For Obama administration officials, Vladimir Putin is a concern but not a threat. Any talk of renewed Cold War-like Russian-American rivalry, they say, is reckless and counterproductive. “This is a world where we need to work with the Russians,” a senior State Department official said on Tuesday. “This is not about the United States versus Russia.”
For Republicans, Mitt Romney’s 2012 campaign declaration that Moscow was Washington’s “number-one geopolitical foe” is being proven correct. Now is the time, they say, to confront Putin. “Romney’s analysis of the Russian threat was actually spot on,” said Nile Gardiner, a senior fellow at the Heritage Foundation and former Romney advisor. “That has been demonstrated amply over Ukraine, Syria, and Russia as well.”
Experts say Putin is still determined to include Ukraine in Russia’s self-declared “sphere of influence.” And he will continue to re-assert Moscow’s place on the world stage by obstructing American diplomatic efforts in Syria, Iran, and other countries.
(Related: Will Ukraine Become a Proxy War Between U.S. and Russia?)
“Putin’s vision is not to restore the Soviet Union but to restore Russian greatness,” said Kathryn Stoner, a Stanford University professor and expert on Russia. ”It’s the Russian empire, which is a very clear political and economic system.”
Stoner called that system “Putinism” and described it as a complex mix of de facto authoritarianism at home and anti-American obstructionism abroad. It is by no means a Soviet-scale threat to the United States. But experts describe it as a controlling, culturally conservative system that Putin actively promotes to counter what he sees as a degenerate and decadent West.
“They’re definitely setting themselves up in opposition to the United States,” said Fiona Hill, an expert on Putin at the Brookings Institution in Washington. “Being the leaders of a conservative coalition of countries who oppose gay rights and gay marriage and those who want to see less of a role for the church, more of a secular society.”
Gardiner, the former Romney advisor, criticized President Barack Obama for not expressing a Ronald Reagan-style message of “America advancing the cause of freedom” as a counterweight to Putin. He said an “ideological war” was underway and Putin is winning. Opponents of the United States are inspired by Putin, he said.
“Putin is viewed by American adversaries and competitors as someone who has stood up to American influence and gotten away with outflanking the United States,” he said. “Adversaries take note of this and they sense weakness and that’s dangerous. Dissidents also take note.”
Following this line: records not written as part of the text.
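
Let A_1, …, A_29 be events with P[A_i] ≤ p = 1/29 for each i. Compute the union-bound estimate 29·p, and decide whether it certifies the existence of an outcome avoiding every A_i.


Union bound: P[∪_{i=1}^{29} A_i] ≤ Σ_i P[A_i] ≤ 29·p = 29·(1/29) = 1.
Numerically: 1 ≈ 1.0000000.
Is 1 < 1? NO.
Since the bound 1 is ≥ 1, the union bound is uninformative here; it does NOT by itself certify existence.

29·p = 1 ≈ 1.0000000; existence NOT certified by the union bound.


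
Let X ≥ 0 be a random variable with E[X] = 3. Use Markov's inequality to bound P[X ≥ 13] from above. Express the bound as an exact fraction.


μ = E[X] = 3, a = 13.
Markov: P[X ≥ 13] ≤ μ/a = (3)/13 = 3/13.
Numerically: ≈ 0.230769.
(Since a = 13 > μ = 3.000000, the bound 3/13 is < 1 and informative.)

P[X ≥ 13] ≤ 3/13 ≈ 0.230769.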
The senior State Department officials said there was no “point in making hollow threats” toward Moscow. In the wake of the wars in Iraq and Afghanistan, the American public has no interest in getting into a direct—or indirect—military confrontation with Russia in Ukraine, Syria, or virtually any other nation. The better option is to quietly work with Putin where possible behind the scenes.
“What we’re trying to do is work through diplomatic channels with the Russians,” said one senior State Department official. “That doesn’t mean going public with some tough rhetoric that might please some domestic constituencies. This is not an era where tough talk gets the job done.”
Publicly baiting Putin could prompt him to launch a military operation in Ukraine to defend Russian citizens as he did in Georgia in 2008. At the same time, the United States and Europe must act urgently to aid Ukraine’s spiraling economy. Interim government officials say that they will soon run out of funds to pay state workers, and the country will need a staggering $35 billion in aid in 2014 and 2015.
Yet the American and European response to the crisis has been ponderous, critics say. The main mechanism for providing aid to the country’s new government is an International Monetary Fund loan program that would require punishing economic reforms, such as cutting long-running state subsidies that reduce average Ukrainians’ energy costs. That step could prove highly unpopular.
Putin, in turn, had offered $15 billion in aid to Yanukovich before he fell. The Russian aid came with no obvious strings attached.
Stoner, the Stanford professor, said Putin may wait for Ukraine’s new government and its Western backers to grow unpopular, as they did after the country’s 2004 Orange Revolution. “The Russian idea of control is stepping back, watching what others do, and then moving at the right time,” she said. “We don’t do that.”
Hill, the author of a book about Putin, said the former Russian intelligence official has outmaneuvered Western leaders by waiting for the right moment and then acting forcefully when he sensed his adversaries were off-balance. She said Putin’s grip on power was firm and Moscow would be a major player in regional dynamics from Europe to the Middle East for years to come.
“You can’t ignore Russia,” Hills said. “We just have to get smarter at playing this game.”